A largely self-taught illustrator, Mr. Sendak was at his finest a shtetl Blake, portraying a luminous world, at once lovely and dreadful, suspended between wakefulness and dreaming. In so doing, he was able to convey both the propulsive abandon and the pervasive melancholy of children’s interior lives.

The Guardian:

He was born in Brooklyn, New York, to Polish Jewish immigrant parents and was aware, in his early teens, of the death of much of his extended family in the Holocaust. The terrors of his childhood specifically, and childhood more generally, flow through his work. "I refuse to lie to children," he said in an interview with the Guardian last year. "I refuse to cater to the bullshit of innocence."
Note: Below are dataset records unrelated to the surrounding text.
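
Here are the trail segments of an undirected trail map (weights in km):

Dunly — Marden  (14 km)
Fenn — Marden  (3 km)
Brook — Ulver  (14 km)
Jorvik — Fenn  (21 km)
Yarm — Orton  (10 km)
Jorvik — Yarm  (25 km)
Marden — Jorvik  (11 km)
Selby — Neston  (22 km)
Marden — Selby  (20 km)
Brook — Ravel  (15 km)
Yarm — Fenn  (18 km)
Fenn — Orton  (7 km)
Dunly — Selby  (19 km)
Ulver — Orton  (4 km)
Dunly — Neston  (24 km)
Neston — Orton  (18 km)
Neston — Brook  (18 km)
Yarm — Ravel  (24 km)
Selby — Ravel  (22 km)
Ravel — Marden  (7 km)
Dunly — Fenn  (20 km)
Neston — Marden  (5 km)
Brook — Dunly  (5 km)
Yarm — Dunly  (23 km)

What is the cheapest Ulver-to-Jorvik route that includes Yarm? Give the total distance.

Shortest Ulver→Yarm: Ulver → Orton → Yarm = 14
Best Yarm to Jorvik: Yarm → Jorvik costing 25
Total via Yarm: 14 + 25 = 39 km.

39 km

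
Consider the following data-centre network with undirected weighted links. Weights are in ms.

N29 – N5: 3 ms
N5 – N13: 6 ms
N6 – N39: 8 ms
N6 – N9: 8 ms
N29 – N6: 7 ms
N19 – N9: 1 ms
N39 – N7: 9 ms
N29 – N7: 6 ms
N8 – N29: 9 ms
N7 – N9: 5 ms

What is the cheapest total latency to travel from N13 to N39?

24 ms

Shortest distances from N13:
N13: 0
N5: 6  (via N13)
N29: 9  (via N5)
N7: 15  (via N29)
N6: 16  (via N29)
N8: 18  (via N29)
N9: 20  (via N7)
N19: 21  (via N9)
N39: 24  (via N7)
Shortest route: N13–N5–N29–N7–N39 = 24 ms.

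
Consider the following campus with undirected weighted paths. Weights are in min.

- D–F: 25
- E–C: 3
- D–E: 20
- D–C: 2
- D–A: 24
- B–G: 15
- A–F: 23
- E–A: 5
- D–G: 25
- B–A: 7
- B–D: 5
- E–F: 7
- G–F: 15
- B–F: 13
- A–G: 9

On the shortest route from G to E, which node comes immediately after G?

Compare a few routes:
G - A - B - D - C - E: 9+7+5+2+3 = 26
G - F - E: 15+7 = 22
G - A - E: 9+5 = 14
G - B - D - C - E: 15+5+2+3 = 25
The minimum is 14 min via G - A - E.
So from G the first move is to A.

A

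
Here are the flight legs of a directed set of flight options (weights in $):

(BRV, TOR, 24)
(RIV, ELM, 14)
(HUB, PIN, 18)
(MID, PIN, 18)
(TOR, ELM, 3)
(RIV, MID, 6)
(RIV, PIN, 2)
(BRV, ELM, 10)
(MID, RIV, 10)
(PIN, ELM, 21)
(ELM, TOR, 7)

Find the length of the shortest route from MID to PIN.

$12

Running Dijkstra from MID:
MID: 0
RIV: 10  (via MID)
PIN: 12  (via RIV)
Shortest route: MID → RIV → PIN = $12.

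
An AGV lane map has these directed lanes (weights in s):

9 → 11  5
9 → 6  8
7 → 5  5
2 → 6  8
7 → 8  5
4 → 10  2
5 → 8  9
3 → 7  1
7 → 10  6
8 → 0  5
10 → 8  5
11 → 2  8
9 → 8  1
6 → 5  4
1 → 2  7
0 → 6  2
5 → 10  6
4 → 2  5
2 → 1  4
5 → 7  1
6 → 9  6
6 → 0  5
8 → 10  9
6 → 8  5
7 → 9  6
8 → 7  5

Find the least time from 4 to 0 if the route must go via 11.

44 s

Shortest 4→11: 4–10–8–7–9–11 = 23
Best 11 to 0: 11–2–6–0 costing 21
Total via 11: 23 + 21 = 44 s.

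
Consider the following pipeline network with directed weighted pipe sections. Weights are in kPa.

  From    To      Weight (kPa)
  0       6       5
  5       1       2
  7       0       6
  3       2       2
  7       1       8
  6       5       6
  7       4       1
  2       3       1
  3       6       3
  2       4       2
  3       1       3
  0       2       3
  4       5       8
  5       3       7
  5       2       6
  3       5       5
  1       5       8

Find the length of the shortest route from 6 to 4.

14 kPa

Shortest distances from 6:
6: 0
5: 6  (via 6)
1: 8  (via 5)
2: 12  (via 5)
3: 13  (via 5)
4: 14  (via 2)
Shortest route: 6 → 5 → 2 → 4 = 14 kPa.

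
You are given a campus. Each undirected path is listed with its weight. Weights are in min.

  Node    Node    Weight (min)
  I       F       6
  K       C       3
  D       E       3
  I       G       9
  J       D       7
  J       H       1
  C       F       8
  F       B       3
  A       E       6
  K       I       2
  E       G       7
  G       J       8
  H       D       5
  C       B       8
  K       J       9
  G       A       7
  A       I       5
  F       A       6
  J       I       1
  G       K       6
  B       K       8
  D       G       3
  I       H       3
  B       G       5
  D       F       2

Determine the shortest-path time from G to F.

Enumerating some paths:
G - E - D - F: 7+3+2 = 12
G - D - F: 3+2 = 5
G - B - F: 5+3 = 8
Cheapest is G - D - F at 5 min.

5 min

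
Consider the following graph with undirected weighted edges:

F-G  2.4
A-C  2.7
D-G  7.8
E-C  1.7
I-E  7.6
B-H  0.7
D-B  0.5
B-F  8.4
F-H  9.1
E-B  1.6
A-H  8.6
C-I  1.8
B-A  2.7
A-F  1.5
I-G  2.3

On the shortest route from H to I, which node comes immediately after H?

Candidate routes:
H → B → E → C → I: 0.7+1.6+1.7+1.8 = 5.8
H → B → A → C → I: 0.7+2.7+2.7+1.8 = 7.9
H → B → A → F → G → I: 0.7+2.7+1.5+2.4+2.3 = 9.6
The minimum is 5.8 via H → B → E → C → I.
So from H the first move is to B.

B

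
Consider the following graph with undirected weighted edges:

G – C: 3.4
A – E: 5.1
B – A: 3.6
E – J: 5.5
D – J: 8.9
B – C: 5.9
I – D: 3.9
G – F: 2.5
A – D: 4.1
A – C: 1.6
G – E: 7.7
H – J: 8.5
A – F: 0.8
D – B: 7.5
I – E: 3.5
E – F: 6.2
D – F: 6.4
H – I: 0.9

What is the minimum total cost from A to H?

Settle nodes by increasing distance from A:
A: 0
F: 0.8  (via A)
C: 1.6  (via A)
G: 3.3  (via F)
B: 3.6  (via A)
D: 4.1  (via A)
E: 5.1  (via A)
I: 8  (via D)
H: 8.9  (via I)
Shortest route: A–D–I–H = 8.9.

8.9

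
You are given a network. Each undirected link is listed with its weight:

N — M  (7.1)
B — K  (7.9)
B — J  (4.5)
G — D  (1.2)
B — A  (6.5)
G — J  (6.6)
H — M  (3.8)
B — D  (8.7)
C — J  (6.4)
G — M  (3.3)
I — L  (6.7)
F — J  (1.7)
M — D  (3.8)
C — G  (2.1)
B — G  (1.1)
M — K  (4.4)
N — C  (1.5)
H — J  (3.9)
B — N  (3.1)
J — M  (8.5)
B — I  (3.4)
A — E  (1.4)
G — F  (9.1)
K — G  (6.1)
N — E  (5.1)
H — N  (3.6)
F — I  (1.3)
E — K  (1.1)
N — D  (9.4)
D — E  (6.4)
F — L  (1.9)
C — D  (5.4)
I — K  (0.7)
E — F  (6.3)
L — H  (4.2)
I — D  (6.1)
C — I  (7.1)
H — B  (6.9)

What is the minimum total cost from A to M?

Running Dijkstra from A:
A: 0
E: 1.4  (via A)
K: 2.5  (via E)
I: 3.2  (via K)
F: 4.5  (via I)
J: 6.2  (via F)
L: 6.4  (via F)
B: 6.5  (via A)
N: 6.5  (via E)
M: 6.9  (via K)
Shortest route: A–E–K–M = 6.9.

6.9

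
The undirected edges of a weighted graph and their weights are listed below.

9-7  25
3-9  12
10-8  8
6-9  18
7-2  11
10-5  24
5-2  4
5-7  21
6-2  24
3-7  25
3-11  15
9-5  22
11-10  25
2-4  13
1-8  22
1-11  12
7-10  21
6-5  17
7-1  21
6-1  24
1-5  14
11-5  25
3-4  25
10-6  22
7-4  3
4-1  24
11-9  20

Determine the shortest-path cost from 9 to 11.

20

Settle nodes by increasing distance from 9:
9: 0
3: 12  (via 9)
6: 18  (via 9)
11: 20  (via 9)
Shortest route: 9 → 11 = 20.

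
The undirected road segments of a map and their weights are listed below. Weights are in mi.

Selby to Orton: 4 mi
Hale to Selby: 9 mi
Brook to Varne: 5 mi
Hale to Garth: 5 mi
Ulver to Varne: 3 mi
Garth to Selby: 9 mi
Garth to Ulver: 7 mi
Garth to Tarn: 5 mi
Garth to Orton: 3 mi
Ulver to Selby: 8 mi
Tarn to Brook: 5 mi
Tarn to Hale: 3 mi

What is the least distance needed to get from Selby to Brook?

Shortest distances from Selby:
Selby: 0
Orton: 4  (via Selby)
Garth: 7  (via Orton)
Ulver: 8  (via Selby)
Hale: 9  (via Selby)
Varne: 11  (via Ulver)
Tarn: 12  (via Garth)
Brook: 16  (via Varne)
Shortest route: Selby–Ulver–Varne–Brook = 16 mi.

16 mi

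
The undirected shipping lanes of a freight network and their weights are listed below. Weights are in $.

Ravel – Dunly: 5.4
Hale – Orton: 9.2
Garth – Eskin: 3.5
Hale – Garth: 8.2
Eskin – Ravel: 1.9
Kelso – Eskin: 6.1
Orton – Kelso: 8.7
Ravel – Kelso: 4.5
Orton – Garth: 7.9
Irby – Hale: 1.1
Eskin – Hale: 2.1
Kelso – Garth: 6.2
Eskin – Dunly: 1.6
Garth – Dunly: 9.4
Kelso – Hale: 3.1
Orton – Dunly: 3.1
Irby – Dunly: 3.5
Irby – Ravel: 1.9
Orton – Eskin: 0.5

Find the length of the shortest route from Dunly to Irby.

$3.5

Compare a few routes:
Dunly → Eskin → Hale → Irby: 1.6+2.1+1.1 = 4.8
Dunly → Irby: 3.5 = 3.5
Cheapest is Dunly → Irby at $3.5.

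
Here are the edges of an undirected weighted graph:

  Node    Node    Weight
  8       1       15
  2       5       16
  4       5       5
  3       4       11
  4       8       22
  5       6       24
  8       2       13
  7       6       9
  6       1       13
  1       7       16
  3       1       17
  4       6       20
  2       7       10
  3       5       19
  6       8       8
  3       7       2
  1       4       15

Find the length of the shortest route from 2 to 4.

Running Dijkstra from 2:
2: 0
7: 10  (via 2)
3: 12  (via 7)
8: 13  (via 2)
5: 16  (via 2)
6: 19  (via 7)
4: 21  (via 5)
Shortest route: 2–5–4 = 21.

21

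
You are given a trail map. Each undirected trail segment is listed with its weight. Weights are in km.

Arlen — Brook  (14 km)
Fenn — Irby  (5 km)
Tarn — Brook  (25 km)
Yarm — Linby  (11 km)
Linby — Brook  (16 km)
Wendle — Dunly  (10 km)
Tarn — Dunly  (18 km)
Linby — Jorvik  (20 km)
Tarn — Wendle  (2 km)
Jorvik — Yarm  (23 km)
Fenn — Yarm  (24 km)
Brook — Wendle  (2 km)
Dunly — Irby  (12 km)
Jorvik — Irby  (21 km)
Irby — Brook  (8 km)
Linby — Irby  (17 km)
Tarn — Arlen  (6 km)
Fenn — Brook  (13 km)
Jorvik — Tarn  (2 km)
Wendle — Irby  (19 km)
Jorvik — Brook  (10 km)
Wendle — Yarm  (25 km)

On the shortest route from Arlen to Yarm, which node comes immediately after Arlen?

Tarn

Enumerating some paths:
Arlen - Tarn - Wendle - Brook - Linby - Yarm: 6+2+2+16+11 = 37
Arlen - Tarn - Wendle - Yarm: 6+2+25 = 33
Arlen - Tarn - Jorvik - Linby - Yarm: 6+2+20+11 = 39
Arlen - Tarn - Jorvik - Yarm: 6+2+23 = 31
Cheapest is Arlen - Tarn - Jorvik - Yarm at 31 km.
So from Arlen the first move is to Tarn.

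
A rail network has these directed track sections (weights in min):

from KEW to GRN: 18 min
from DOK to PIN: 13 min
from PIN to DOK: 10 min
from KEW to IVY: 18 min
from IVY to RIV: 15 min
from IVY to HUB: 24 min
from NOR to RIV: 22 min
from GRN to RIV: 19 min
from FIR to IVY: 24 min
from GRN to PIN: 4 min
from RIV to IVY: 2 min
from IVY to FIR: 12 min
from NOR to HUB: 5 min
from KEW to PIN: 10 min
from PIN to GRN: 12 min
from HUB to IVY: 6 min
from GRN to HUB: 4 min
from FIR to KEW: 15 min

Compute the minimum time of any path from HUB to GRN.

Running Dijkstra from HUB:
HUB: 0
IVY: 6  (via HUB)
FIR: 18  (via IVY)
RIV: 21  (via IVY)
KEW: 33  (via FIR)
PIN: 43  (via KEW)
GRN: 51  (via KEW)
Shortest route: HUB → IVY → FIR → KEW → GRN = 51 min.

51 min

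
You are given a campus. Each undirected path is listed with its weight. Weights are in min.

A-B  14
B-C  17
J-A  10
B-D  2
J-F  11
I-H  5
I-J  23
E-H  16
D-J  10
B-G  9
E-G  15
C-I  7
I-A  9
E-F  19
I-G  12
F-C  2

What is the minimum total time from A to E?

30 min

Running Dijkstra from A:
A: 0
I: 9  (via A)
J: 10  (via A)
B: 14  (via A)
H: 14  (via I)
C: 16  (via I)
D: 16  (via B)
F: 18  (via C)
G: 21  (via I)
E: 30  (via H)
Shortest route: A–I–H–E = 30 min.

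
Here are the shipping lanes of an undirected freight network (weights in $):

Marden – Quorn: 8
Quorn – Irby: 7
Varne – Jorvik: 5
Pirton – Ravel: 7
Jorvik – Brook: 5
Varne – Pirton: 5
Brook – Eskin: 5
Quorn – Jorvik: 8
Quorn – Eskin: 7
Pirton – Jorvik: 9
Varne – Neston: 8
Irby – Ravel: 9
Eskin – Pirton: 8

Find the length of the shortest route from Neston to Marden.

Shortest distances from Neston:
Neston: 0
Varne: 8  (via Neston)
Jorvik: 13  (via Varne)
Pirton: 13  (via Varne)
Brook: 18  (via Jorvik)
Ravel: 20  (via Pirton)
Eskin: 21  (via Pirton)
Quorn: 21  (via Jorvik)
Irby: 28  (via Quorn)
Marden: 29  (via Quorn)
Shortest route: Neston–Varne–Jorvik–Quorn–Marden = $29.

$29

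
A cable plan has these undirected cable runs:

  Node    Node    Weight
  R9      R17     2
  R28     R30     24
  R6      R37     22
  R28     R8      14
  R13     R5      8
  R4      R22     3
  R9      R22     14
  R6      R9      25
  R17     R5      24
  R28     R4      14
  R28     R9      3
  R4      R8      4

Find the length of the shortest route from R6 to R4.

Enumerating some paths:
R6–R9–R28–R4: 25+3+14 = 42
R6–R9–R28–R8–R4: 25+3+14+4 = 46
Cheapest is R6–R9–R28–R4 at 42.

42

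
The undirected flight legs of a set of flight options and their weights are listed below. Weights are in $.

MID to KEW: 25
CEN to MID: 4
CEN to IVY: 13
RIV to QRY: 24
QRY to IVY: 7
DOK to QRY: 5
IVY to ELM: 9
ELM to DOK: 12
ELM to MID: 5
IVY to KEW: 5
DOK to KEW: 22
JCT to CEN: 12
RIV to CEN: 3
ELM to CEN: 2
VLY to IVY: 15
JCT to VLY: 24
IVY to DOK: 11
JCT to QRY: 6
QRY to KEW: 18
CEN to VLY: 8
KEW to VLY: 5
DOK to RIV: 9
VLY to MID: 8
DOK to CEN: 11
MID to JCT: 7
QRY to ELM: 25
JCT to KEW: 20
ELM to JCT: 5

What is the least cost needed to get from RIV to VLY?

$11

Shortest distances from RIV:
RIV: 0
CEN: 3  (via RIV)
ELM: 5  (via CEN)
MID: 7  (via CEN)
DOK: 9  (via RIV)
JCT: 10  (via ELM)
VLY: 11  (via CEN)
Shortest route: RIV–CEN–VLY = $11.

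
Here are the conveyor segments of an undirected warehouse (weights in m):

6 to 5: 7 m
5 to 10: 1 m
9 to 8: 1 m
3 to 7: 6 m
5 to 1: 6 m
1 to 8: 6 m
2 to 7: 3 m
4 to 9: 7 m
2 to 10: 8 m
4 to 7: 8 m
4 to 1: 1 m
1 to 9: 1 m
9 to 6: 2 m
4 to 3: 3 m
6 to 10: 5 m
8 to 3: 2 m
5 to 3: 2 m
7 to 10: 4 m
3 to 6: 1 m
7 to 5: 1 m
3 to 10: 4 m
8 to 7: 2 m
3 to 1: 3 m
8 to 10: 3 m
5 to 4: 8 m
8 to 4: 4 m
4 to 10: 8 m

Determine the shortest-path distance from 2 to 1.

7 m

Candidate routes:
2 - 7 - 8 - 9 - 1: 3+2+1+1 = 7
2 - 7 - 5 - 3 - 1: 3+1+2+3 = 9
Cheapest is 2 - 7 - 8 - 9 - 1 at 7 m.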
The Christian Science Monitor:

"So I write books that seem more suitable for children, and that's OK with me. They are a better audience and tougher critics. Kids tell you what they think, not what they think they should think."

The Washington Post:

Together, Max, Mickey and Ida represent the fearful idea that parents are unaware of the crises their children face, Mr. Sendak told the Times of London. “It happens right before your eyes as a parent,” he said, referring to those moments when children must fend for themselves. “You know that, and you don't see it. And that's the point that just totally fascinates me. Something colossal has just brushed by that's going to change a child's life and you might have helped — if you'd looked!”

The Independant:

Sendak has been quoted as saying, “My gods are Herman Melville, Emily Dickinson and Mozart. I believe in them with all my heart.”

People:

In a 1988 PEOPLE interview, Sendak defended his lifelong view that kids are tough enough for the grimmest fairy tales. "Parents shouldn't assume children are made out of sugar candy and will break and collapse instantly. Kids don't. We do."